Caddy - The easiest reverse proxy
I switched to Caddy from NGINX and haven't looked back. The setup for Caddy is super easy and to maintain it is just a single file. Not to mention that the blob itself is just a single go binary.
Installation
I will still install it via a package manager though, as it makes it even easier to maintain.
apt install -y debian-keyring debian-archive-keyring apt-transport-https curl
curl -1sLf 'https://dl.cloudsmith.io/public/caddy/stable/gpg.key' \
| gpg --dearmor -o /usr/share/keyrings/caddy-stable-archive-keyring.gpg
curl -1sLf 'https://dl.cloudsmith.io/public/caddy/stable/debian.deb.txt' \
| tee /etc/apt/sources.list.d/caddy-stable.list
chmod o+r /usr/share/keyrings/caddy-stable-archive-keyring.gpg
chmod o+r /etc/apt/sources.list.d/caddy-stable.list
apt update
apt install caddy
systemctl --enable now caddy
Configuration
The configuration is super easy. Since I am in a homelab environment, there are some challenges:
- Let's Encrypt certificates do not work unless you use some sort of DNS challenge
- Caddy has a sort of bad implementation of DNS challenges depending on your provider.
I am going to get around this by using certbot as I find it super simple to set up TLS certificates and have them auto update and not have to rely on Caddy being funky.
Certbot
My DNS provider is Cloudflare, so I am going to use the python plugin for Cloudflare.
We can then make a file in /etc/letsencrypt/cloudflare.ini which will contain our Cloudflare API token.
You can use an email and global API key, but that is a lot more permissive than a DNS only API token.

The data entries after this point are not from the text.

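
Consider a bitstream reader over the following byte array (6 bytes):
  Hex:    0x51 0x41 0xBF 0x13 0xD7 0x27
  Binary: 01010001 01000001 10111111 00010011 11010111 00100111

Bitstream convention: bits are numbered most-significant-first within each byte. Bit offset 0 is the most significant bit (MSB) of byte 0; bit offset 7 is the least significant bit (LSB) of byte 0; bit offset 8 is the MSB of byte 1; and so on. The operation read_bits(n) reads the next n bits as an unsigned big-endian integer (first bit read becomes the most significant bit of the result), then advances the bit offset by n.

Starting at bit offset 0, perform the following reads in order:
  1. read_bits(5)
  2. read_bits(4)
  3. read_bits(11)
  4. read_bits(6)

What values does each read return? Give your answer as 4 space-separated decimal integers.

Answer: 10 2 1051 60

Derivation:
Read 1: bits[0:5] width=5 -> value=10 (bin 01010); offset now 5 = byte 0 bit 5; 43 bits remain
Read 2: bits[5:9] width=4 -> value=2 (bin 0010); offset now 9 = byte 1 bit 1; 39 bits remain
Read 3: bits[9:20] width=11 -> value=1051 (bin 10000011011); offset now 20 = byte 2 bit 4; 28 bits remain
Read 4: bits[20:26] width=6 -> value=60 (bin 111100); offset now 26 = byte 3 bit 2; 22 bits remain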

touch /etc/letsencrypt/cloudflare.ini
chmod 600 /etc/letsencrypt/cloudflare.ini
echo "dns_cloudflare_api_token = TOKEN" >> /etc/letsencrypt/cloudflare.ini
Make sure to replace the TOKEN with your actual API token.
Now we can grab the cert.
certbot certonly --dns-cloudflare \
--dns-cloudflare-credentials /etc/letsencrypt/cloudflare.ini \
-d mydomain.com -d '*.mydomain.com'
Linking Certbot to Caddy
Caddy can't actually use Certbot certificates yet as the private key will not be owned by the caddy user.
We can fix this with a simple hook in Certbot to automatically deploy new certificates once they come down.
First we need to set up the certs folder.
Now we can place this script into /etc/letsencrypt/renewal-hooks/deploy.
#!/bin/bash
rsync -av --no-owner --no-group "$(readlink -f /etc/letsencrypt/live/mydomain.com/fullchain.pem)" /etc/caddy/certs/fullchain.pem
rsync -av --no-owner --no-group "$(readlink -f /etc/letsencrypt/live/mydomain.com/privkey.pem)" /etc/caddy/certs/privkey.pem
chown -R caddy:caddy /etc/caddy/certs
systemctl reload caddy
Make the script executable and then run it once so we can populate the certs folder.
chmod +x /etc/letsencrypt/renewal-hooks/deploy/certbot-caddy.sh
bash /etc/letsencrypt/renewal-hooks/deploy/certbot-caddy.sh
Caddyfile
Now we have our certs setup and ready to go, we can make our Caddyfile.
You can start off with something like this.
{
log {
output file /var/log/caddy/access.log {
roll_size 100mb
roll_keep 10
roll_keep_for 720h
}
format json
level ERROR
}
}
*.mydomain.com {
tls /etc/caddy/certs/fullchain.pem /etc/caddy/certs/privkey.pem
encode gzip
@authelia host auth.mydomain.com
handle @authelia {
reverse_proxy {env.AUTHELIA_HOST}
}
@miniflux host miniflux.mydomain.com
handle @miniflux {
forward_auth {env.AUTHELIA_HOST} {
uri /api/authz/forward-auth
copy_headers Remote-User Remote-Groups Remote-Email Remote-Name
}
reverse_proxy miniflux-lxc.localdomain:8080 {
header_up Cookie "authelia_session=[^;]+" "authelia_session=_"
}
}
}
You can add or remove as many subdomains as you like to this and have all your services. This seems to be the best setup for myself though.